The injury suffered by Farrar resulted in the severing of the end of the second finger on his right hand. One third of the bone of the distal phalange was removed by the doctor and the finger at present is three-eighths of an inch shorter than the corresponding finger on his left hand. The nail has grown back and is now half of its former size and the flesh at the end of the finger has been restored to a point approximately even with the end of the nail. As to loss of use of the phalange, Farrar testified that the finger was tender and that there was a limitation in the flexion of the first joint. In 'its petition for review before the commission, defendant in error admitted that Farrar was entitled to an award for thirty-five per cent of the amount allowed by the statute for loss of the first phalange of the second finger, or $161.09, but denied liability in excess thereof.
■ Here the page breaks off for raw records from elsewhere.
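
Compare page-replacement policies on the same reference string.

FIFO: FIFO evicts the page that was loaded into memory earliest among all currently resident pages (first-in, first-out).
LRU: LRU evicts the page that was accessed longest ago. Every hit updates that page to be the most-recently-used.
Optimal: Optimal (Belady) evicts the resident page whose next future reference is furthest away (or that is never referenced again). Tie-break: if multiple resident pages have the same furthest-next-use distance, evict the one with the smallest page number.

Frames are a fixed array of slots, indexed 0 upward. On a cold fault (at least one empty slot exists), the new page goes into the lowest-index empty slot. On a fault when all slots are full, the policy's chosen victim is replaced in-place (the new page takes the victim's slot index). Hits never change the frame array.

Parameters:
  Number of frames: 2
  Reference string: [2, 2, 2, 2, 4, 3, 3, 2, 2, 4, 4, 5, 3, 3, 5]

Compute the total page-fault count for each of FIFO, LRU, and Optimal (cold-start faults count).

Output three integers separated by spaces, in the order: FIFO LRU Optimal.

--- FIFO ---
  step 0: ref 2 -> FAULT, frames=[2,-] (faults so far: 1)
  step 1: ref 2 -> HIT, frames=[2,-] (faults so far: 1)
  step 2: ref 2 -> HIT, frames=[2,-] (faults so far: 1)
  step 3: ref 2 -> HIT, frames=[2,-] (faults so far: 1)
  step 4: ref 4 -> FAULT, frames=[2,4] (faults so far: 2)
  step 5: ref 3 -> FAULT, evict 2, frames=[3,4] (faults so far: 3)
  step 6: ref 3 -> HIT, frames=[3,4] (faults so far: 3)
  step 7: ref 2 -> FAULT, evict 4, frames=[3,2] (faults so far: 4)
  step 8: ref 2 -> HIT, frames=[3,2] (faults so far: 4)
  step 9: ref 4 -> FAULT, evict 3, frames=[4,2] (faults so far: 5)
  step 10: ref 4 -> HIT, frames=[4,2] (faults so far: 5)
  step 11: ref 5 -> FAULT, evict 2, frames=[4,5] (faults so far: 6)
  step 12: ref 3 -> FAULT, evict 4, frames=[3,5] (faults so far: 7)
  step 13: ref 3 -> HIT, frames=[3,5] (faults so far: 7)
  step 14: ref 5 -> HIT, frames=[3,5] (faults so far: 7)
  FIFO total faults: 7
--- LRU ---
  step 0: ref 2 -> FAULT, frames=[2,-] (faults so far: 1)
  step 1: ref 2 -> HIT, frames=[2,-] (faults so far: 1)
  step 2: ref 2 -> HIT, frames=[2,-] (faults so far: 1)
  step 3: ref 2 -> HIT, frames=[2,-] (faults so far: 1)
  step 4: ref 4 -> FAULT, frames=[2,4] (faults so far: 2)
  step 5: ref 3 -> FAULT, evict 2, frames=[3,4] (faults so far: 3)
  step 6: ref 3 -> HIT, frames=[3,4] (faults so far: 3)
  step 7: ref 2 -> FAULT, evict 4, frames=[3,2] (faults so far: 4)
  step 8: ref 2 -> HIT, frames=[3,2] (faults so far: 4)
  step 9: ref 4 -> FAULT, evict 3, frames=[4,2] (faults so far: 5)
  step 10: ref 4 -> HIT, frames=[4,2] (faults so far: 5)
  step 11: ref 5 -> FAULT, evict 2, frames=[4,5] (faults so far: 6)
  step 12: ref 3 -> FAULT, evict 4, frames=[3,5] (faults so far: 7)
  step 13: ref 3 -> HIT, frames=[3,5] (faults so far: 7)
  step 14: ref 5 -> HIT, frames=[3,5] (faults so far: 7)
  LRU total faults: 7
--- Optimal ---
  step 0: ref 2 -> FAULT, frames=[2,-] (faults so far: 1)
  step 1: ref 2 -> HIT, frames=[2,-] (faults so far: 1)
  step 2: ref 2 -> HIT, frames=[2,-] (faults so far: 1)
  step 3: ref 2 -> HIT, frames=[2,-] (faults so far: 1)
  step 4: ref 4 -> FAULT, frames=[2,4] (faults so far: 2)
  step 5: ref 3 -> FAULT, evict 4, frames=[2,3] (faults so far: 3)
  step 6: ref 3 -> HIT, frames=[2,3] (faults so far: 3)
  step 7: ref 2 -> HIT, frames=[2,3] (faults so far: 3)
  step 8: ref 2 -> HIT, frames=[2,3] (faults so far: 3)
  step 9: ref 4 -> FAULT, evict 2, frames=[4,3] (faults so far: 4)
  step 10: ref 4 -> HIT, frames=[4,3] (faults so far: 4)
  step 11: ref 5 -> FAULT, evict 4, frames=[5,3] (faults so far: 5)
  step 12: ref 3 -> HIT, frames=[5,3] (faults so far: 5)
  step 13: ref 3 -> HIT, frames=[5,3] (faults so far: 5)
  step 14: ref 5 -> HIT, frames=[5,3] (faults so far: 5)
  Optimal total faults: 5

Answer: 7 7 5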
*460The Workmen’s Compensation act provides that compensation shall be paid “for the loss of a second finger, or the permanent and complete loss of its use, fifty percentum of the average weekly wage during thirty-five weeks.” (Ill. Rev. Stat. 1937, chap. 48, par. 145(5)3.) The loss of the first phalange of any finger is to be considered equal to the loss of one-half of such finger and compensation apportioned accordingly. (Ill. Rev. Stat. 1937, chap. 48, par. 145(5)6.) No legal basis exists for an award based upon thirty-five per cent of the loss of a finger. The findings of the arbitrator and Industrial Commission that the injury amounted to the loss of the first phalange of the second finger were well within the range of the evidence and should not have been reversed by the circuit court, especially in view of a virtual admission of partial liability by defendant in error. We have repeatedly pointed out that conclusions of the Industrial Commission on questions of fact will not be disturbed unless contrary to the manifest weight of the evidence. (Monark Battery Co. v. Industrial Com. 354 Ill. 494; Ford Motor Co. v. Industrial Com. 357 id. 401; Panther Creek Mines v. Industrial Com. 347 id. 348.) Here, there was an actual and undisputed loss of a substantial portion of an employee’s finger, which entitled him to statutory compensation as if he had lost one-half of such finger. The judgment which denied any compensation to the employee and taxed the costs of review against him was palpably erroneous. This case is distinguishable from McMorran & Co. v. Industrial Com. 290 Ill. 569, where only a small tip (one-sixteenth of an inch) of the finger bone was destroyed.

The judgment of the circuit court of Macon county is reversed and the cause is remanded to that court, with directions to enter an order confirming the order of the Industrial Commission.

Reversed and remanded, with directions.